As intervenções diagnósticas e terapêuticas se tornam mais intensas à medida que o nível sanguíneo aumenta acima desses limiares. As determinações de chumbo plasmático ou sérico, embora úteis para determinar o chumbo livre disponível, não são usadas para o diagnóstico porque são tecnicamente difíceis e não estão amplamente disponíveis.[6][13]

A Occupational Safety and Health Administration dos EUA publica guias de referência do nível de chumbo no sangue e recomendações regulatórias relacionadas à exposição de adultos ao chumbo no local de trabalho.[2]

Medição de chumbo urinário

O chumbo urinário é medido durante a terapia de quelação para avaliar a eficiência da quelação ao comparar as proporções chumbo-quelante. A quelação adequada é definida como uma proporção de mais de 1 micrograma de chumbo para 1 miligrama de quelante.[6][13]

Outras investigações

Um hemograma completo e a ferritina são usados para descartar anemia ferropriva associada.

Radiografias simples do abdome são recomendadas se houver suspeita de ingestão de chumbo. Geralmente não é observado material radiopaco no abdome de crianças em radiografias, mas quando presente, indica a necessidade de evacuação do material do intestino.[6]

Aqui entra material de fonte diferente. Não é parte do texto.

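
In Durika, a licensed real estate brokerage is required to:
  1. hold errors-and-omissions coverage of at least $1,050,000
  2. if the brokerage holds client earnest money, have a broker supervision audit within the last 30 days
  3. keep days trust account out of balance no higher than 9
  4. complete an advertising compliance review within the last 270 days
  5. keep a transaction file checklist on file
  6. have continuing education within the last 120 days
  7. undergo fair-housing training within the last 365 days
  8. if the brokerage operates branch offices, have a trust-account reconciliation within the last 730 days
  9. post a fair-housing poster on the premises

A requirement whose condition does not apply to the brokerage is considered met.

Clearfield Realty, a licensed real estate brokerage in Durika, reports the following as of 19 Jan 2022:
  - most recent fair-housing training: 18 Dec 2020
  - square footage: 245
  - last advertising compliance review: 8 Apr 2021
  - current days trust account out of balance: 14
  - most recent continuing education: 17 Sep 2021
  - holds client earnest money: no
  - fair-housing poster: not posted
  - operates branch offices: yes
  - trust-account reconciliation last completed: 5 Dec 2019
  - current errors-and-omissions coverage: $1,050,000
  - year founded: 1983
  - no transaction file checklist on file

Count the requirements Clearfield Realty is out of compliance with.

1. errors-and-omissions coverage $1,050,000 ≥ $1,050,000 → met
2. condition 'holds client earnest money' does not hold → requirement n/a → met
3. days trust account out of balance 14 > 9 → not met
4. advertising compliance review 286 days ago vs limit 270 → not met
5. transaction file checklist absent → not met
6. continuing education 124 days ago vs limit 120 → not met
7. fair-housing training 397 days ago vs limit 365 → not met
8. condition 'operates branch offices' holds; trust-account reconciliation 776 days ago vs limit 730 → not met
9. fair-housing poster absent → not met
Not met: 7 of 9

7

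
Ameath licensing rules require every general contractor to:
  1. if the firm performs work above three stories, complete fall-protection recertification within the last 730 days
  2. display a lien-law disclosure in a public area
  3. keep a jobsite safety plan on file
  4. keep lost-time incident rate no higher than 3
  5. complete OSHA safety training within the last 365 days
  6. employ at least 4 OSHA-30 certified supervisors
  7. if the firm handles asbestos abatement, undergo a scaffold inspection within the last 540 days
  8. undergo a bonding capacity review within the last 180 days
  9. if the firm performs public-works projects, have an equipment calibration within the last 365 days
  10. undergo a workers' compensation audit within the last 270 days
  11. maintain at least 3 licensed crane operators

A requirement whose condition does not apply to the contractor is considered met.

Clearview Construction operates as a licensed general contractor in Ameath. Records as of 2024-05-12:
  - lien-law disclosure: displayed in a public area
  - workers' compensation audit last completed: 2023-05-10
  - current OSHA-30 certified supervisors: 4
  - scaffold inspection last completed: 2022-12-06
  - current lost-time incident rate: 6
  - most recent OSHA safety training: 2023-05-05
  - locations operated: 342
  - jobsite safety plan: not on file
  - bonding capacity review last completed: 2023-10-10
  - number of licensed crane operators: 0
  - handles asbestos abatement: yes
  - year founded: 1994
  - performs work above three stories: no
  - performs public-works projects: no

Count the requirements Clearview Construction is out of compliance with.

6

1. condition 'performs work above three stories' does not hold → requirement n/a → met
2. lien-law disclosure present → met
3. jobsite safety plan absent → not met
4. lost-time incident rate 6 > 3 → not met
5. OSHA safety training 373 days ago vs limit 365 → not met
6. OSHA-30 certified supervisors 4 ≥ 4 → met
7. condition 'handles asbestos abatement' holds; scaffold inspection 523 days ago vs limit 540 → met
8. bonding capacity review 215 days ago vs limit 180 → not met
9. condition 'performs public-works projects' does not hold → requirement n/a → met
10. workers' compensation audit 368 days ago vs limit 270 → not met
11. licensed crane operators 0 < 3 → not met
Not met: 6 of 11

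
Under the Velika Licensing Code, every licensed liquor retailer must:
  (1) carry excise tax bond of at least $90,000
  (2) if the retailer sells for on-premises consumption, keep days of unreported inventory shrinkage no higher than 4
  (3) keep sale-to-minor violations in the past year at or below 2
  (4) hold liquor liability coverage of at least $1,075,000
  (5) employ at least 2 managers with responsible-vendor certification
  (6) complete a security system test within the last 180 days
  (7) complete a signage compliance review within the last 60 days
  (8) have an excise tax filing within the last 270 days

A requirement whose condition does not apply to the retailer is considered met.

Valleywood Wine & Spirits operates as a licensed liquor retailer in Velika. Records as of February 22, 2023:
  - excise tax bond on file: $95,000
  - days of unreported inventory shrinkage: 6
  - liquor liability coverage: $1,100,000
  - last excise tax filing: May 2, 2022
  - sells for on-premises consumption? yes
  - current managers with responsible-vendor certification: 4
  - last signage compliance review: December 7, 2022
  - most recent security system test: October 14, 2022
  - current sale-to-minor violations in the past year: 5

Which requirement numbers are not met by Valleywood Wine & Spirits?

2, 3, 7, 8

1. excise tax bond $95,000 ≥ $90,000 → met
2. condition 'sells for on-premises consumption' holds; days of unreported inventory shrinkage 6 > 4 → not met
3. sale-to-minor violations in the past year 5 > 2 → not met
4. liquor liability coverage $1,100,000 ≥ $1,075,000 → met
5. managers with responsible-vendor certification 4 ≥ 2 → met
6. security system test 131 days ago vs limit 180 → met
7. signage compliance review 77 days ago vs limit 60 → not met
8. excise tax filing 296 days ago vs limit 270 → not met
Not met: 2, 3, 7, 8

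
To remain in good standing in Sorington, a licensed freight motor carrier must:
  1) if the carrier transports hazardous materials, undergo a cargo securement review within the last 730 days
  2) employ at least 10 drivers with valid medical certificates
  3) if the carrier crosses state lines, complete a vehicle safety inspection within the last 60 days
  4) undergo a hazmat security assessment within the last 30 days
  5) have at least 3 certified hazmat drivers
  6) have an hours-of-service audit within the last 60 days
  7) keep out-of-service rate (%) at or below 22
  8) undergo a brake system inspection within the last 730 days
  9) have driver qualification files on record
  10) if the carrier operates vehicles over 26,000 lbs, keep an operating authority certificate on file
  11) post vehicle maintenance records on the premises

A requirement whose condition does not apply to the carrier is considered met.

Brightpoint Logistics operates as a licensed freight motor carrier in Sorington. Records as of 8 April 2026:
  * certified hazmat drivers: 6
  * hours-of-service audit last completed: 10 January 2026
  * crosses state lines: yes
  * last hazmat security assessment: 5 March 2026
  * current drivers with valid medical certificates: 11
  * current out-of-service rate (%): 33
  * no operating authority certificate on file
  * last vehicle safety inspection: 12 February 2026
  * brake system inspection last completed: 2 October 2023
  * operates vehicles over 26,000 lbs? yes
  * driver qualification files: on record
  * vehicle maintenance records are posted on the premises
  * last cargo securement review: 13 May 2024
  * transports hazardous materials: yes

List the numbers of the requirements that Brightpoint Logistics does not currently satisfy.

4, 6, 7, 8, 10

1. condition 'transports hazardous materials' holds; cargo securement review 695 days ago vs limit 730 → met
2. drivers with valid medical certificates 11 ≥ 10 → met
3. condition 'crosses state lines' holds; vehicle safety inspection 55 days ago vs limit 60 → met
4. hazmat security assessment 34 days ago vs limit 30 → not met
5. certified hazmat drivers 6 ≥ 3 → met
6. hours-of-service audit 88 days ago vs limit 60 → not met
7. out-of-service rate (%) 33 > 22 → not met
8. brake system inspection 919 days ago vs limit 730 → not met
9. driver qualification files present → met
10. condition 'operates vehicles over 26,000 lbs' holds; operating authority certificate absent → not met
11. vehicle maintenance records present → met
Not met: 4, 6, 7, 8, 10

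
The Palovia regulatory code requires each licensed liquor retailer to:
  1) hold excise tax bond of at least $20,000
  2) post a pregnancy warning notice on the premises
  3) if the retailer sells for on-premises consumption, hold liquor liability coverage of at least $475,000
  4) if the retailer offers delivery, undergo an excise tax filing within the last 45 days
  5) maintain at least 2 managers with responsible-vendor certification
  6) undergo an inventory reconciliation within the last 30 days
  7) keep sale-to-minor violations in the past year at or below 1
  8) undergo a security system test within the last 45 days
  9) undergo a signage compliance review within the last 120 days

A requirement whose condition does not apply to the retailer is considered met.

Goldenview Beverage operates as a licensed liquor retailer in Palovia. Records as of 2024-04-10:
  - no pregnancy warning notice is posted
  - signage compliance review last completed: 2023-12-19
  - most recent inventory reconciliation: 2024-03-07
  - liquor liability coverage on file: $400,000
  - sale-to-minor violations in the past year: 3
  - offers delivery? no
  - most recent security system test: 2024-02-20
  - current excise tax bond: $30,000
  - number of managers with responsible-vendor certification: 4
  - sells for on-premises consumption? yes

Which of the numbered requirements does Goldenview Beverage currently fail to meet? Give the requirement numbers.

1. excise tax bond $30,000 ≥ $20,000 → met
2. pregnancy warning notice absent → not met
3. condition 'sells for on-premises consumption' holds; liquor liability coverage $400,000 < $475,000 → not met
4. condition 'offers delivery' does not hold → requirement n/a → met
5. managers with responsible-vendor certification 4 ≥ 2 → met
6. inventory reconciliation 34 days ago vs limit 30 → not met
7. sale-to-minor violations in the past year 3 > 1 → not met
8. security system test 50 days ago vs limit 45 → not met
9. signage compliance review 113 days ago vs limit 120 → met
Not met: 2, 3, 6, 7, 8

2, 3, 6, 7, 8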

Anteriormente, as radiografias simples de ossos longos eram recomendadas na avaliação diagnóstica de pacientes pediátricos, mas seu valor é incerto. "Linhas de chumbo" nos ossos longos representam suspensão do crescimento e não são específicas da exposição ao chumbo.[55] Além disso, elas nem sempre estão presentes, mesmo em crianças sujeitas a intensa exposição.

Estudos eletrofisiológicos são particularmente úteis em adultos com neuropatias periféricas. Estudos de condução nervosa podem documentar os defeitos e podem ser úteis para acompanhar a evolução da doença.

Novas investigações

A fluorescência de raios-X de ossos longos pode estimar a exposição ao chumbo de longo prazo por meio da medição direta do chumbo no osso. Esta tem sido uma ferramenta de pesquisa excepcionalmente útil na definição dos efeitos adversos da exposição de longo prazo, e este continua sendo seu principal uso. O alto custo e a falta de padronização entre os laboratórios em relação aos métodos e resultados limitaram sua aplicação clínica.[56][57]

A exposição ao chumbo, inclusive durante a infância, foi associada a alteração do funcionamento e da estrutura cerebrais.[58][59][60] Ressonância nuclear magnética (RNM) pode ser considerada; pode exibir volume cerebral diminuído e alterações na integridade axonal e mielinização.[61]